Fake meat and factory meat

Last week the Oregonian food section had a recipe for vegan coq au vin.  I have nothing against vegans, but this just seemed perverse to me; not only the imitation of a meat dish, which was never going to taste like the original, but its use of all kinds of fake meat products.   The ingredients included seitan (a wheat-based meat substitute, also known as mock duck), liquid smoke, fake bacon and fake parmesan cheese.  It seemed a travesty of real food.  There are plenty of vegetarian and vegan cooks who don’t feel the need to use fake meat – I love Heidi Swanson, and Bryant Terry is fabulous – and I honestly do not understand the necessity of developing a vegan cuisine which is an artificial version of a meat-based diet.  There are so many great vegetables out there.

Not that I don’t recognize the issues surrounding eating meat.  Joy Mench, an animal scientist from UC Davis, raised a bunch of these in her talk at OSU the other night.  She began with a shout-out to Emily Anthes’s new book Frankenstein’s Cat, which argues that biotechnology “puts human and animal welfare in conflict.” (here’s a recent interview of Anthes with Terry Gross).  Mench pointed out that biotechnology is only one of many technologies that are applied to food animals and that allow for greatly intensified animal husbandry and, for Americans, the cheapest food in the Western world.

Mench got her Ph.D. in the UK and contrasts American practices to European ones.  The British activist Ruth Harrison coined the termed “factory farming” back in the 1960s, and American farms have become more factory-like while Europeans, for a number of reasons, are backing off from the factory model.  One example is the use of CAFOs – confined animal feeding operations, the tiny “crates” that are used to confine pigs and other animals.  From an economic point of view, these certainly have advantages in terms of ease of feeding and preventing injury to the animal.  From a behavioral point of view (not to mention an ethical one) they are terrible.  Europeans have largely outlawed CAFOs; but legislation, said Mench, is not the answer in the more market-oriented US.  Although Proposition 2 in California prohibited CAFOs, not all states will pass such laws (Idaho and Nevada have attempted to attract California chicken farmers when Prop. 2 goes into effect in 2015).

Mench believes the necessary work toward more humane animal husbandry must be at the level of the retailer and the consumer – that in the US we need to work via the market.

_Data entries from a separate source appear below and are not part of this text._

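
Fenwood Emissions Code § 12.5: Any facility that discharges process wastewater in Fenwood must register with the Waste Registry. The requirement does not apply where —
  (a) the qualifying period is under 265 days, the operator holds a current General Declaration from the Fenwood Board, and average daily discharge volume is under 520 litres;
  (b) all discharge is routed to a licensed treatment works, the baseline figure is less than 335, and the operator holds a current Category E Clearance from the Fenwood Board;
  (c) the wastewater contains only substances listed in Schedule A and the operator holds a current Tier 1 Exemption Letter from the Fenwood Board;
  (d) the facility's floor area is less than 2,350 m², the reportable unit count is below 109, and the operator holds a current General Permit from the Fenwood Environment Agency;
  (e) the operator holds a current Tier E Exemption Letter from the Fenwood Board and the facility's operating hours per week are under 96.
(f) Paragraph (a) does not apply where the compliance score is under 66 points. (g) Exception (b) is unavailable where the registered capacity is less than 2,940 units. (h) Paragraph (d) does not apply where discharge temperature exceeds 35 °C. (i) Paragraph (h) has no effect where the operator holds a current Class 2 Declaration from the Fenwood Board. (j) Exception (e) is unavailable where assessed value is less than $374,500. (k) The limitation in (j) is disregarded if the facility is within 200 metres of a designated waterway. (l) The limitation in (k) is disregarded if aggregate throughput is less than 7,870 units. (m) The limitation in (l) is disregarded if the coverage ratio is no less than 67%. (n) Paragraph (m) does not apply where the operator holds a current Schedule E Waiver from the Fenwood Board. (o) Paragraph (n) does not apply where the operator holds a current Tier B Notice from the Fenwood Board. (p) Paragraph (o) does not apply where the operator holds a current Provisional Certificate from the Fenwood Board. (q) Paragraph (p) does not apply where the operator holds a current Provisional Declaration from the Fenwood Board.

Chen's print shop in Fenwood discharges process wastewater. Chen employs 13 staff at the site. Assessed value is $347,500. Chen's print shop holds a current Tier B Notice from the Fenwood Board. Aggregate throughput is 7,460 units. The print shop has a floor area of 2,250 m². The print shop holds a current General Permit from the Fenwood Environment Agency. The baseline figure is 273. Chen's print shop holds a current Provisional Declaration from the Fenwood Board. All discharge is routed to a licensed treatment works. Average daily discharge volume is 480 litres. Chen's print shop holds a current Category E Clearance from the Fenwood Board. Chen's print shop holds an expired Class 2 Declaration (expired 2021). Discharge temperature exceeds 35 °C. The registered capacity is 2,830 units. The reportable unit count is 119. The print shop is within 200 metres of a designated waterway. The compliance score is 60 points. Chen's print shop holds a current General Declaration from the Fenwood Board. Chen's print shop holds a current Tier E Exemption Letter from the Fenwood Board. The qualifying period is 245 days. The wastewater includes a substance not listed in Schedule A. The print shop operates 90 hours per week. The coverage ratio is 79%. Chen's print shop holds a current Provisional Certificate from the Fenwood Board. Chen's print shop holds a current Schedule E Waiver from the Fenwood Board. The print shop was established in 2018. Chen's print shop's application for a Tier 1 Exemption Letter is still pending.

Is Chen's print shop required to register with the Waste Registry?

No — exception (e) applies; Chen's print shop is not required to register with the Waste Registry.

All of (a)'s requirements are met (the qualifying period is 245 days, under the 265 days limit; a current General Declaration is held; average daily discharge volume is 480 litres, under the 520 litres limit). Turning to paragraph (f): (f) operates against (a): the compliance score is 60 points, under the 66 points limit. (a) is therefore removed.
Exception (b)'s conditions are all satisfied: discharge is routed to a licensed treatment works; the baseline figure is 273, less than the 335 limit; a current Category E Clearance is held. But applying paragraph (g): (g) applies — the registered capacity is 2,830 units, less than the 2,940 units limit. Exception (b) does not apply.
Exception (c) fails — the wastewater includes a non-Schedule-A substance.
Exception (d) requires that the reportable unit count is below 109; but the reportable unit count is 119, not below 109, so (d) is unavailable.
Exception (e) is satisfied on its face — a current Tier E Exemption Letter is held; the facility's operating hours per week are 90, under the 96 limit. Considering the limiting provisions: (j) applies (assessed value is $347,500, less than the $374,500 limit), but is displaced by (k): (k) operates against (j): the print shop is within 200 m of a designated waterway. (l) operates (aggregate throughput is 7,460 units, less than the 7,870 units limit), but is itself disapplied by (m): (m) is triggered — the coverage ratio is 79%, meeting the 67% threshold. (n) is triggered (a current Schedule E Waiver is held), but is overridden by (o): (o) applies — a current Tier B Notice is held. (p) is triggered (a current Provisional Certificate is held), but yields to (q): (q) is engaged — a current Provisional Declaration is held. So (e) applies.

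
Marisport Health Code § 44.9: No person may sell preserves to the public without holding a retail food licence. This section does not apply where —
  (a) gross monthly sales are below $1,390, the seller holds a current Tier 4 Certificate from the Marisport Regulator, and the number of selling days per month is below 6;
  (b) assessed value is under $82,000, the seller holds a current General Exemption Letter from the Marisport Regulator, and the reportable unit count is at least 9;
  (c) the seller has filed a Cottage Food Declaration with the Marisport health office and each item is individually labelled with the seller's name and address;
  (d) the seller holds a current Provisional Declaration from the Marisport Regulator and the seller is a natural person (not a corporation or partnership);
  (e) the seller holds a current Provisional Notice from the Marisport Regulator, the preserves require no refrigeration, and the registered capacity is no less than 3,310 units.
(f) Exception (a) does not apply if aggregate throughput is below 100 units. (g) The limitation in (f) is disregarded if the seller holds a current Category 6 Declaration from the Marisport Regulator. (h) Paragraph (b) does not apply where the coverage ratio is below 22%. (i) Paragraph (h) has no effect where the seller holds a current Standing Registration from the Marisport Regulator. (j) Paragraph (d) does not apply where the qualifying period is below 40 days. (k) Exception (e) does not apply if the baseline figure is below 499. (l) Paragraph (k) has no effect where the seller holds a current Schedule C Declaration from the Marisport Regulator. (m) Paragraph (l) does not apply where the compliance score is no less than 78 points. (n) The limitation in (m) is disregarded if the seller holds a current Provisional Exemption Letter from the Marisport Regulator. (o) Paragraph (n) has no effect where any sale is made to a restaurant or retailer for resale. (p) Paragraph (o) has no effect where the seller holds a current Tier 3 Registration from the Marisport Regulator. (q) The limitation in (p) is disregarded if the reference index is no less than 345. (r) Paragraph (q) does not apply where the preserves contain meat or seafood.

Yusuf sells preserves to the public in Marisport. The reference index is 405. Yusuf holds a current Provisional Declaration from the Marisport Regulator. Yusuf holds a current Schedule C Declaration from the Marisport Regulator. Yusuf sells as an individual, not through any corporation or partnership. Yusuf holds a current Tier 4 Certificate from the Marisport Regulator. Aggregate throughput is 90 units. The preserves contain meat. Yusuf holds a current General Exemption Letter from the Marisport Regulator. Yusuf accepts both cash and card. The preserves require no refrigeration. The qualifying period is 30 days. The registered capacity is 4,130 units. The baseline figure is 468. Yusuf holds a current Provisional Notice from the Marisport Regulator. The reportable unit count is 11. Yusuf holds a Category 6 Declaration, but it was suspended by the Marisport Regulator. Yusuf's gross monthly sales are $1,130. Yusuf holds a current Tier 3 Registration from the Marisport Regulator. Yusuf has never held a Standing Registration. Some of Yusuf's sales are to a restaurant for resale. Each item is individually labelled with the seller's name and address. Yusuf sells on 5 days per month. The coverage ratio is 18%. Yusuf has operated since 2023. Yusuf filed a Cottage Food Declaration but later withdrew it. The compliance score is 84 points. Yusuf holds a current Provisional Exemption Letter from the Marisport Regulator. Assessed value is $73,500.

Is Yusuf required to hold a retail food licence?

No — exception (e) applies; Yusuf is not required to hold a retail food licence.

Exception (a)'s conditions are all satisfied: gross monthly sales are $1,130, below the $1,390 limit; a current Tier 4 Certificate is held; the number of selling days per month is 5, below the 6 limit. However, paragraphs (f)–(g) must be considered: (f) operates against (a): aggregate throughput is 90 units, below the 100 units limit. (g) is not triggered (the Category 6 Declaration is not current), so (f) stands. So (a) is unavailable.
Exception (b)'s conditions are all satisfied: assessed value is $73,500, under the $82,000 limit; a current General Exemption Letter is held; the reportable unit count is 11, meeting the 9 threshold. However, paragraphs (h)–(i) must be considered: (h) operates against (b): the coverage ratio is 18%, below the 22% limit. (i), which would lift (h), does not operate here — the Standing Registration is not current. Exception (b) does not apply.
Exception (c) requires that the seller has filed a Cottage Food Declaration with the Marisport health office; but the Cottage Food Declaration was withdrawn, so (c) is unavailable.
Exception (d)'s conditions are all satisfied: a current Provisional Declaration is held; the seller is a natural person. But: (j) operates against (d): the qualifying period is 30 days, below the 40 days limit. So (d) is unavailable.
Exception (e) is satisfied on its face — a current Provisional Notice is held; the preserves are shelf-stable; the registered capacity is 4,130 units, meeting the 3,310 units threshold. Under paragraphs (k)–(r): (k) would limit (e) — the baseline figure is 468, below the 499 limit — but (l) sets (k) aside: (l) is triggered — a current Schedule C Declaration is held. (m) is triggered (the compliance score is 84 points, meeting the 78 points threshold), but is displaced by (n): (n) operates — a current Provisional Exemption Letter is held. (o) is engaged (some sales are to a restaurant for resale), but is overridden by (p): (p) operates against (o): a current Tier 3 Registration is held. (q) would limit (p) — the reference index is 405, meeting the 345 threshold — but (r) sets (q) aside: (r) operates against (q): the preserves contain meat. So (e) applies.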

She is skeptical of the value of labeling, since many terms such as “natural” and “humane” have no legal meaning, and others such as “free range” imply oversight that is non-existent.  Instead she points to the effectiveness of consumer boycotts in forcing companies such as McDonalds to use humanely raised eggs, and believes that similar consumer pressure will lead to the elimination of CAFOs in the next decade.   I certainly hope that she is right.